Anthon Poucet se faufile entre les mailles de la mafia new-yorkaise, pour tirer Anne des griffes de l'ogre. Un drôle de mix entre polar de genre et conte de fée, pour une conclusion expérimentale un peu bancale...
L'histoire :
A l’époque de la prohibition, dans le quartier new-yorkais de Little Italy, le jeune Anthon cherche plus que jamais à tirer sa petite fiancée Anne des griffes de la mafia. Non seulement les guerres de gangs l’ont rendu orphelin, le voici à présent l’unique survivant de ses 6 jeunes frères, fusillés en groupe pour satisfaire une énième vengeance. A la recherche d’Anne, Anthon a usé d’un sang froid sans faille pour flinguer le riche prometteur B. Baldwin, dit 2B, qui avait asservi et humilié sa femme Candice, la sœur d’Anne. Anthon est à présent en compagnie du majordome de 2B, en route pour Chicago. Ce dernier le mène à Big B. père, au faciès patibulaire, qui seul peut l’aider dans sa quête de vengeance. Contre toute attente, Big B. tue la majordome, mais pas le jeune assassin de son fils, à qui il demande… de lui rendre son fils. Anthon ne comprend pas. Lâché en ville, il file au Lexington Palace où il sait qu’Anne est enfermée. Pendant ce temps à New York, un inspecteur de police interroge un détenu issu d’une famille mafieuse, pour en savoir plus sur les origines d’Anne et de Candice. Il apprend alors une vérité sidérante…

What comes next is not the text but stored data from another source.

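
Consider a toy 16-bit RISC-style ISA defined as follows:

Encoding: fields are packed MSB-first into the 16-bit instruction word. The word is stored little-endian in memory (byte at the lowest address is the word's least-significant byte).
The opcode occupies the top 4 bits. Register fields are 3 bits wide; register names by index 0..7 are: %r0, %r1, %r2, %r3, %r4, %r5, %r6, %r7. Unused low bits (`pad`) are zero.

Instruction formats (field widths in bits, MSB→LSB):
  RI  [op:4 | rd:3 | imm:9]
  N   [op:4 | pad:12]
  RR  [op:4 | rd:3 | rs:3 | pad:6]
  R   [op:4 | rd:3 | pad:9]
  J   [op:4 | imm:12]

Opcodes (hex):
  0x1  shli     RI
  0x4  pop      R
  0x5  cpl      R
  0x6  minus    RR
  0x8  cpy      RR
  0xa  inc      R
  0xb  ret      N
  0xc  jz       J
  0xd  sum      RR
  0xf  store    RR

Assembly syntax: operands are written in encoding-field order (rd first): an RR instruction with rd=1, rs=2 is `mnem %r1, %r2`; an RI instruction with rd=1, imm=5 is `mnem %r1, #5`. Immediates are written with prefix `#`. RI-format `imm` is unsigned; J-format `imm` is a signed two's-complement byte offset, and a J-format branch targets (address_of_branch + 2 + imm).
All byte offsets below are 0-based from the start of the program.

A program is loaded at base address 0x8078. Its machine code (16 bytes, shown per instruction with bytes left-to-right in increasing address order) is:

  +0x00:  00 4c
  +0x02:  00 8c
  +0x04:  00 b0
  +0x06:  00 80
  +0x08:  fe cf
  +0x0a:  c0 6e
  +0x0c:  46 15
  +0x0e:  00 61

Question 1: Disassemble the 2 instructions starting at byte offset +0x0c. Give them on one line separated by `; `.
shli %r2, #326; minus %r0, %r4

+0x0c: 46 15 ⇒ word 0x1546 (little)
  opcode bits[15:12]=0x1: shli/RI
  rd: (w>>9)&0x7=0x2 → %r2
  imm: (w>>0)&0x1ff=0x146 → #326
+0x0e: 00 61 ⇒ word 0x6100 (little)
  opcode bits[15:12]=0x6: minus/RR
  rd: (w>>9)&0x7=0x0 → %r0
  rs: (w>>6)&0x7=0x4 → %r4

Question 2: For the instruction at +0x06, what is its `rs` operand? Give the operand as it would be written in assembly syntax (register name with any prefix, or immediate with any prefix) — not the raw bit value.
[06] 00 80 → 0x8000
  top 4b → 0x8 → cpy [RR]
  [11:9] rd=0 = %r0
  [8:6] rs=0 = %r0

%r0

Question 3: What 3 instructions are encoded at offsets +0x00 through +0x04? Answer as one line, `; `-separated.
pop %r6; cpy %r6, %r0; ret

[00] 00 4c → 0x4c00
  top 4b → 0x4 → pop [R]
  [11:9] rd=6 = %r6
[02] 00 8c → 0x8c00
  top 4b → 0x8 → cpy [RR]
  [11:9] rd=6 = %r6
  [8:6] rs=0 = %r0
[04] 00 b0 → 0xb000
  top 4b → 0xb → ret [N]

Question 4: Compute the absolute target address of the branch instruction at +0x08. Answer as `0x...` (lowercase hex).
off 0x08: read fe cf as little → 0xcffe
  op=0xcffe>>12=0xc ⇒ jz (J)
  imm@[11:0]=0xffe (s12→-2) ⇒ #-2
  target = base 0x8078 + off 0x08 + 2 + imm -2 = 0x8080

0x8080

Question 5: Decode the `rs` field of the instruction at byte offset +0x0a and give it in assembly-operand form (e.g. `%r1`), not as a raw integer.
@+0a  little-endian(c0 6e) = 0x6ec0
  op=0x6ec0>>12=0x6 ⇒ minus (RR)
  [11:9] rd=7 = %r7
  [8:6] rs=3 = %r3

%r3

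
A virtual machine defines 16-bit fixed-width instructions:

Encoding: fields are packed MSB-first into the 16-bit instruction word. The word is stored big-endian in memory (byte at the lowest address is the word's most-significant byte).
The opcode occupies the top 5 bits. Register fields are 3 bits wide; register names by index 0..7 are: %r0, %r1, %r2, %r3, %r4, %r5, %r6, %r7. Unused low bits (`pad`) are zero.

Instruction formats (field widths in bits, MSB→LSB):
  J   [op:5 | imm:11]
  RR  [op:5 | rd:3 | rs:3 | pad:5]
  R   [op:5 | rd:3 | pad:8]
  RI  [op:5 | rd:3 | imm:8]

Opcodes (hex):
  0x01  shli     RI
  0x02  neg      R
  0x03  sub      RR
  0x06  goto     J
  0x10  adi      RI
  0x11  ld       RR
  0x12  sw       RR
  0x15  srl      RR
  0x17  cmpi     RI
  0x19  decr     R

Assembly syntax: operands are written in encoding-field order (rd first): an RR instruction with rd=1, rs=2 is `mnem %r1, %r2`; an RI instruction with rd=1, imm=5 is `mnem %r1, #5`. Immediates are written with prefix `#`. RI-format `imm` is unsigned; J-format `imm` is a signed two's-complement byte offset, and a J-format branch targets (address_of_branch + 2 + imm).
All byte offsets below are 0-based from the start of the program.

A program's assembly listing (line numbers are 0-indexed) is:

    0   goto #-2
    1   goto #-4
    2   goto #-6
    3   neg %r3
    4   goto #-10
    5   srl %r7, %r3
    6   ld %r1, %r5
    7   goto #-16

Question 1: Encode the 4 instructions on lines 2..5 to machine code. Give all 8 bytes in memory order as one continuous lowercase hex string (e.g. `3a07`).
37fa130037f6af60

2. goto fields op=0x6:5|imm=-6:11 → word 37fah → 37 fa
3. neg fields op=0x2:5|rd=3:3|pad=0:8 → word 1300h → 13 00
4. goto fields op=0x6:5|imm=-10:11 → word 37f6h → 37 f6
5. srl fields op=0x15:5|rd=7:3|rs=3:3|pad=0:5 → word af60h → af 60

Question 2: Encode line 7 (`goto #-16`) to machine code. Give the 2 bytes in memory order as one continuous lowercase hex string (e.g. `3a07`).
7. goto fields op=0x6:5|imm=-16:11 → word 37f0h → 37 f0

37f0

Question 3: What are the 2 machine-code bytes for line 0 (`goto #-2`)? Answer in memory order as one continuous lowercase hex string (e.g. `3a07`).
37fe

0. goto fields op=0x6:5|imm=-2:11 → word 37feh → 37 fe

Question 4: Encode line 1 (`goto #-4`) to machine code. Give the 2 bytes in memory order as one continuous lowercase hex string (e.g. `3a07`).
37fc

line 1 (goto): pack op=0x6:5|imm=-4:11 = 0x37fc; big→ 37 fc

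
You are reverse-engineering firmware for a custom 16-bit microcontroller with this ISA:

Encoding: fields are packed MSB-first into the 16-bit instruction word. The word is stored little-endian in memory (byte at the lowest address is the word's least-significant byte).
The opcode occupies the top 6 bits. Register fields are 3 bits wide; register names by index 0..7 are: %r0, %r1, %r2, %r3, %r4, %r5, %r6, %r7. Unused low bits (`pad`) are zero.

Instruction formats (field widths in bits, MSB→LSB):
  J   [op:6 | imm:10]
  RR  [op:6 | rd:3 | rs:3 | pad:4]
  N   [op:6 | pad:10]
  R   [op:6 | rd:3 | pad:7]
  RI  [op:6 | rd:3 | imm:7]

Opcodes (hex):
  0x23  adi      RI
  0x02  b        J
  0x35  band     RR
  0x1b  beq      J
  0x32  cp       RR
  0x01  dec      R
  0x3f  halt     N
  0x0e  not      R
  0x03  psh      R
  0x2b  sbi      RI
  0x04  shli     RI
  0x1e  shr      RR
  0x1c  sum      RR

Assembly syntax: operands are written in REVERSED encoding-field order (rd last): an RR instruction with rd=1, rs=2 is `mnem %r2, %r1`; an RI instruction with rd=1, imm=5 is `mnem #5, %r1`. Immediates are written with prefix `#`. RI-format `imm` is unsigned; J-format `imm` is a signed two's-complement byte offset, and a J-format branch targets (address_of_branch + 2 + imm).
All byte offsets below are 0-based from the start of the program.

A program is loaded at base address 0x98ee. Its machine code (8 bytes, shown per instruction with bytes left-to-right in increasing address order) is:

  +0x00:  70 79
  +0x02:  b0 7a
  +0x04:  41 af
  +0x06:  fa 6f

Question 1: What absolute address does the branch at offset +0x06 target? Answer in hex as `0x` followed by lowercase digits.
off 0x06: read fa 6f as little → 0x6ffa
  top 6b → 0x1b → beq [J]
  imm: (w>>0)&0x3ff=0x3fa (s10→-6) → #-6
  target = base 0x98ee + off 0x06 + 2 + imm -6 = 0x98f0

0x98f0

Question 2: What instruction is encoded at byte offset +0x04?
sbi #65, %r6

@+04  little-endian(41 af) = 0xaf41
  top 6b → 0x2b → sbi [RI]
  rd: (w>>7)&0x7=0x6 → %r6
  imm: (w>>0)&0x7f=0x41 → #65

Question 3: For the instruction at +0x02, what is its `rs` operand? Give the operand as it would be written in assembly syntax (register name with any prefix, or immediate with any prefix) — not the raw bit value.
[02] b0 7a → 0x7ab0
  top 6b → 0x1e → shr [RR]
  rd: (w>>7)&0x7=0x5 → %r5
  rs: (w>>4)&0x7=0x3 → %r3

%r3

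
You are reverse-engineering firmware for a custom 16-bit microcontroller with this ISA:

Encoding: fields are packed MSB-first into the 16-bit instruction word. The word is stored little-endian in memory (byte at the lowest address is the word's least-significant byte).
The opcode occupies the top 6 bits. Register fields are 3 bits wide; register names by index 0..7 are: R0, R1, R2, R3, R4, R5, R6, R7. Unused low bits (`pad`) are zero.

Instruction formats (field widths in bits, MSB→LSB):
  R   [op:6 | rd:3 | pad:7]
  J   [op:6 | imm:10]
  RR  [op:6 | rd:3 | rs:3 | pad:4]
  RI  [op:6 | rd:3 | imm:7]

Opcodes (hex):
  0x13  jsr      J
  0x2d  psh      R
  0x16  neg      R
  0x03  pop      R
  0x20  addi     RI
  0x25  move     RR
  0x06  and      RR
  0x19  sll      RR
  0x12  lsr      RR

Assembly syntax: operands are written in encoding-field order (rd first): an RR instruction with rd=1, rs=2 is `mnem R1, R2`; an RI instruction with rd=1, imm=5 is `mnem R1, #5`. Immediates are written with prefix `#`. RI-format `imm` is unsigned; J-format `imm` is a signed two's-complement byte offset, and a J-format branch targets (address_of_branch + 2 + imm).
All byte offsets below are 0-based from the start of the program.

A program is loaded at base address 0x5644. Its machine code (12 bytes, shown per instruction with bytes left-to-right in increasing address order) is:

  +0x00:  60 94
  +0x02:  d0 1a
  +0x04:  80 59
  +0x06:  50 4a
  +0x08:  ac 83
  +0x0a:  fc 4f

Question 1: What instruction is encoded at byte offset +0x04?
neg R3

@+04  little-endian(80 59) = 0x5980
  top 6b → 0x16 → neg [R]
  rd: (w>>7)&0x7=0x3 → R3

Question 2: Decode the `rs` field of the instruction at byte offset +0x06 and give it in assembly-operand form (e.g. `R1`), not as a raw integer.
off 0x06: read 50 4a as little → 0x4a50
  op=0x4a50>>10=0x12 ⇒ lsr (RR)
  rd: (w>>7)&0x7=0x4 → R4
  rs: (w>>4)&0x7=0x5 → R5

R5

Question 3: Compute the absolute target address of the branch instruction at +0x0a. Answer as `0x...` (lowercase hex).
+0x0a: fc 4f ⇒ word 0x4ffc (little)
  opcode bits[15:10]=0x13: jsr/J
  imm: (w>>0)&0x3ff=0x3fc (s10→-4) → #-4
  target = base 0x5644 + off 0x0a + 2 + imm -4 = 0x564c

0x564c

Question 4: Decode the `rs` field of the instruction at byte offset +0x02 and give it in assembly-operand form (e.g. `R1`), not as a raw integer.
R5

off 0x02: read d0 1a as little → 0x1ad0
  top 6b → 0x6 → and [RR]
  rd@[9:7]=0x5 ⇒ R5
  rs@[6:4]=0x5 ⇒ R5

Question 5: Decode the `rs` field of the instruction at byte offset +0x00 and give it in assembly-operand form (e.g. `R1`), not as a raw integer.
off 0x00: read 60 94 as little → 0x9460
  opcode bits[15:10]=0x25: move/RR
  rd: (w>>7)&0x7=0x0 → R0
  rs: (w>>4)&0x7=0x6 → R6

R6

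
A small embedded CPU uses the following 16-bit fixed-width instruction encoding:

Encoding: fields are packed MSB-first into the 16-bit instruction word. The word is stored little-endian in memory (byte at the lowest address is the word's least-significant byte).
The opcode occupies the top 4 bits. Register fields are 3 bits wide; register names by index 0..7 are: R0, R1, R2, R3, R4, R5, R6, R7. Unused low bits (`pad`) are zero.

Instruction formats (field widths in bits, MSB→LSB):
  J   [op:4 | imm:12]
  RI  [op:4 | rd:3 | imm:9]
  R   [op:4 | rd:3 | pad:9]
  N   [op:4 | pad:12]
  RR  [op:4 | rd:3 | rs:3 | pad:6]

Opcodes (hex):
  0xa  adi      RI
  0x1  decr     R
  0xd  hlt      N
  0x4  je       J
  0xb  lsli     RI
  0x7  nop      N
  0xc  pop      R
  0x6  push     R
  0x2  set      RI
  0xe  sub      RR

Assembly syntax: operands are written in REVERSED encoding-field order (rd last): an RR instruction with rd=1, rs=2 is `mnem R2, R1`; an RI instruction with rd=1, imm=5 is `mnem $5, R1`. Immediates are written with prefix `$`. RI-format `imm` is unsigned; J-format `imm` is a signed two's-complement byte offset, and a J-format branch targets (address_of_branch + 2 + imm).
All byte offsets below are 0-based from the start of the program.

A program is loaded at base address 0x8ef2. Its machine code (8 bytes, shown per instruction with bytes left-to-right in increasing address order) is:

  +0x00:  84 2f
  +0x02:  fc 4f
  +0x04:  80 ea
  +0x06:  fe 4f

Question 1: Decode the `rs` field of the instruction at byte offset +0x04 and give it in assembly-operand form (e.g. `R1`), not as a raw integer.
R2

off 0x04: read 80 ea as little → 0xea80
  top 4b → 0xe → sub [RR]
  rd: (w>>9)&0x7=0x5 → R5
  rs: (w>>6)&0x7=0x2 → R2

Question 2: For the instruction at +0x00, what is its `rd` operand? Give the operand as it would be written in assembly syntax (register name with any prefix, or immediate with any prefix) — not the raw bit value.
R7

[00] 84 2f → 0x2f84
  top 4b → 0x2 → set [RI]
  [11:9] rd=7 = R7
  [8:0] imm=388 = $388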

Ce qu'on en pense sur la planète BD :
Ce tome 4 met un terme au second cycle d’un polar mafieux pas comme les autres. Jugez-en par vous-même : il s’agit des aventures du petit Poucet (c’est son patronyme et il a 6 jeunes frères) à l’ère de la prohibition, alors qu’un bras de la mafia est contrôlé par l’ogre barbe bleue (les 2B sont pédophiles et cannibales de père en fils…). L’exercice ambitieux du scénariste Damien Marie n’était pas évident et aboutit à un résultat mitigé. D’une part, l’ambiance des « années prohibition » est assez réussie, faisant la part belle au décorum habituel du genre, options sordide et hémoglobine, élégamment mis en relief par Karl T. Le dessinateur s’appuie certainement sur une documentation riche et variée : ses décors (rues, voitures, animations…) et ses personnages réalistes sont fortement encrés et soignés. La limite se trouve au niveau des personnages, aux faciès statiques (Anthon en tête), voire monocordes (le majordome est le sosie de Tony, le détenu). Comme pour contrebalancer ces éléments de genre classiques, le récit se détache en revanche des archétypes, pour jouer avec les ressorts usuels des contes de fées ! On retrouve ainsi l’ogre abominable (Big B.), le chat féroce, la sœur Anne (qui ne voit rien venir), mais au final ce petit Poucet parvient surtout à semer… le lecteur. Dans ce dernier opus, un sentiment de confusion prédomine sur l’enchaînement des évènements, même si on comprend globalement le canevas narratif imaginé par le scénariste. Une cuisine expérimentale pas encore convaincante…

Les avis des terriens

Terrien jean christophe, note : 5/6 "Final sanglant " New York, 1931,après le meurtre de ses petits frères, Anthon, 13 ans, doit retrouver Anne, dernière héritière d’une grande famille de la mafia italienne. Anthon se rend à Chicago où un certain Eliott Ness s’apprête à faire tomber Al Capone. Brillamment dessinée et mise en scène, La Cuisine du Diable est une série forte, crue, violente. Une vrai réussite !
Terrien JEAN LOUIS, note : 5/6 "LA CUISINE DU DIABLE FIN ET APOTHEOSE" Après les 3 premiers tomes très réussis, on pouvait craindre une déception. C'est tout le contraire : ce quatrième et dernier épisode est dans la lignée des précédents. Cette relecture de la prohibition en Amérique est sublime.